Another easy way to maximize your effectiveness is to send to your most recent subscribers first. Your newest subscribers will be the most likely to view your message and click on links. They are also sure to remember signing up for your email list, making them less likely to complain. Sending to these types of subscribers first is a great way to establish a good reputation with the ISPs.
Before You Hit Send - How's Your Subject Line?
A simple misstep companies often make when venturing into email marketing is to underestimate the importance of a good subject line. It's hard to guess what will entice your subscribers into opening your message, but with a little common sense and testing, you can figure out the most effective format to use.
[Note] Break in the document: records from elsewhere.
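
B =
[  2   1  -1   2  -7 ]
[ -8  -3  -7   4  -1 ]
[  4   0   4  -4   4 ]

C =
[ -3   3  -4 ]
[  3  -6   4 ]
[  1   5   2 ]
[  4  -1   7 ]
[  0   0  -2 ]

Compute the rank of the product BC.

First compute BC:
[[  4,  -7,  22],
 [ 24, -45,  36],
 [-24,  36, -44]]
Now row reduce the product.
R2 ← R2 − (6)·R1: [0, -3, -96]
R3 ← R3 + (6)·R1: [0, -6, 88]
R3 ← R3 − (2)·R2: [0, 0, 280]
3 nonzero rows, so rank(BC) = 3.

3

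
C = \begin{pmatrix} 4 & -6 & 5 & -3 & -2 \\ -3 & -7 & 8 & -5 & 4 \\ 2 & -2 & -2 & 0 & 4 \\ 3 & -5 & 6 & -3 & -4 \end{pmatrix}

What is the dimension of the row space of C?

3

Row reduce to echelon form.
R2 ← R2 + (3/4)·R1: [0, -23/2, 47/4, -29/4, 5/2]
R3 ← R3 − (1/2)·R1: [0, 1, -9/2, 3/2, 5]
R4 ← R4 − (3/4)·R1: [0, -1/2, 9/4, -3/4, -5/2]
R3 ← R3 + (2/23)·R2: [0, 0, -80/23, 20/23, 120/23]
R4 ← R4 − (1/23)·R2: [0, 0, 40/23, -10/23, -60/23]
R4 ← R4 + (1/2)·R3: [0, 0, 0, 0, 0]
Echelon form has 3 nonzero rows, so rank(C) = 3.
The row space has dimension equal to the rank: 3.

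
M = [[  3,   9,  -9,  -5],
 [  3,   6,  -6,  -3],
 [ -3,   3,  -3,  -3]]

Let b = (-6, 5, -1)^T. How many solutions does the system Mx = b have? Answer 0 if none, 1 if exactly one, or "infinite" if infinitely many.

0

Row reduce the augmented matrix [M | b].
R2 ← R2 − R1: [0, -3, 3, 2, 11]
R3 ← R3 + R1: [0, 12, -12, -8, -7]
R3 ← R3 + (4)·R2: [0, 0, 0, 0, 37]
The echelon form has 3 nonzero rows; the last pivot sits in the augmented column, so rank(M) = 2 but rank([M|b]) = 3.
Since the ranks differ, the system is inconsistent.
It has no solutions.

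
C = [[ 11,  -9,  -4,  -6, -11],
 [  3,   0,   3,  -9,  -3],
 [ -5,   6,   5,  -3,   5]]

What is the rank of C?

2

Row reduce to echelon form.
R2 ← R2 − (3/11)·R1: [0, 27/11, 45/11, -81/11, 0]
R3 ← R3 + (5/11)·R1: [0, 21/11, 35/11, -63/11, 0]
R3 ← R3 − (7/9)·R2: [0, 0, 0, 0, 0]
Echelon form has 2 nonzero rows, so rank(C) = 2.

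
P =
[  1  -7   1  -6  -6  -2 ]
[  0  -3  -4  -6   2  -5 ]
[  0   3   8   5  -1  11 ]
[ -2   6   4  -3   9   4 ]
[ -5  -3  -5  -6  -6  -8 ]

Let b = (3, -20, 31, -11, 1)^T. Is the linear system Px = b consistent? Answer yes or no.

yes

Row reduce the augmented matrix [P | b].
R4 ← R4 + (2)·R1: [0, -8, 6, -15, -3, 0, -5]
R5 ← R5 + (5)·R1: [0, -38, 0, -36, -36, -18, 16]
R3 ← R3 + R2: [0, 0, 4, -1, 1, 6, 11]
R4 ← R4 − (8/3)·R2: [0, 0, 50/3, 1, -25/3, 40/3, 145/3]
R5 ← R5 − (38/3)·R2: [0, 0, 152/3, 40, -184/3, 136/3, 808/3]
R4 ← R4 − (25/6)·R3: [0, 0, 0, 31/6, -25/2, -35/3, 5/2]
R5 ← R5 − (38/3)·R3: [0, 0, 0, 158/3, -74, -92/3, 130]
R5 ← R5 − (316/31)·R4: [0, 0, 0, 0, 1656/31, 2736/31, 3240/31]
The echelon form has 5 nonzero rows, and every pivot lies in the first 6 columns, so rank(P) = rank([P|b]) = 5.
The system is consistent.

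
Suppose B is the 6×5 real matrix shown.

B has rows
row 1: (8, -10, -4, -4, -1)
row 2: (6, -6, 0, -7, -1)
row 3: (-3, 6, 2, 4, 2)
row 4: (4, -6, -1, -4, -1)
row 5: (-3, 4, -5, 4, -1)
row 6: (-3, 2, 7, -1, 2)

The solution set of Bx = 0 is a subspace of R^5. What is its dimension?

0

Row reduce to echelon form.
R2 ← R2 − (3/4)·R1: [0, 3/2, 3, -4, -1/4]
R3 ← R3 + (3/8)·R1: [0, 9/4, 1/2, 5/2, 13/8]
R4 ← R4 − (1/2)·R1: [0, -1, 1, -2, -1/2]
R5 ← R5 + (3/8)·R1: [0, 1/4, -13/2, 5/2, -11/8]
R6 ← R6 + (3/8)·R1: [0, -7/4, 11/2, -5/2, 13/8]
R3 ← R3 − (3/2)·R2: [0, 0, -4, 17/2, 2]
R4 ← R4 + (2/3)·R2: [0, 0, 3, -14/3, -2/3]
R5 ← R5 − (1/6)·R2: [0, 0, -7, 19/6, -4/3]
R6 ← R6 + (7/6)·R2: [0, 0, 9, -43/6, 4/3]
R4 ← R4 + (3/4)·R3: [0, 0, 0, 41/24, 5/6]
R5 ← R5 − (7/4)·R3: [0, 0, 0, -281/24, -29/6]
R6 ← R6 + (9/4)·R3: [0, 0, 0, 287/24, 35/6]
R5 ← R5 + (281/41)·R4: [0, 0, 0, 0, 36/41]
R6 ← R6 − (7)·R4: [0, 0, 0, 0, 0]
5 nonzero rows, so rank(B) = 5.
B has 5 columns; by rank–nullity, nullity = 5 − 5 = 0.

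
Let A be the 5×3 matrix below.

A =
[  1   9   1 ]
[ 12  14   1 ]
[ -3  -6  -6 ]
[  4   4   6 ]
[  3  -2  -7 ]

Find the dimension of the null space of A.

Row reduce to echelon form.
R2 ← R2 − (12)·R1: [0, -94, -11]
R3 ← R3 + (3)·R1: [0, 21, -3]
R4 ← R4 − (4)·R1: [0, -32, 2]
R5 ← R5 − (3)·R1: [0, -29, -10]
R3 ← R3 + (21/94)·R2: [0, 0, -513/94]
R4 ← R4 − (16/47)·R2: [0, 0, 270/47]
R5 ← R5 − (29/94)·R2: [0, 0, -621/94]
R4 ← R4 + (20/19)·R3: [0, 0, 0]
R5 ← R5 − (23/19)·R3: [0, 0, 0]
3 nonzero rows, so rank(A) = 3.
A has 3 columns; by rank–nullity, nullity = 3 − 3 = 0.

0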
Try several variations of the subject line for each of your first few sends, and then keep an eye on your open rates. Figure out which one is most effective, and stick to the format for future sends.
A few tips to keep in mind for subject lines include: 1) Keep them short, 35 - 45 characters are ideal so they can be read easily in most email clients and on mobile devices, 2) Put the important part of your message near the front of the subject line so it comes across, 3) Convey value and urgency to encourage opens.
...And The Results Are In
To make sure your emails are doing well, you need to check in on the reports periodically. Delivery rate is a key metric, you want to make sure your subscribers are receiving your content, and views are obviously also important. But something to look out for: emails with good delivery rates (89 - 90% is average), but low view rates (10-15% view rate is average). This indicates is that your email messages are being delivered, but that they are likely going to a junk or spam folder and not viewed. This can easily go undetected by email marketers, who will continue to devote resources to an email newsletter or other campaign that isn't even reaching all of their clients. You may need to contact the ISP to resolve this filtering issue, but a good way to start is to adjust your content and apply best email design practices (or consider having a professional design a template for you). And you should see that open rate jump.
In my experience, those willing to apply these basic principles in their email marketing efforts are guaranteed to have a successful and trouble-free email marketing experiences.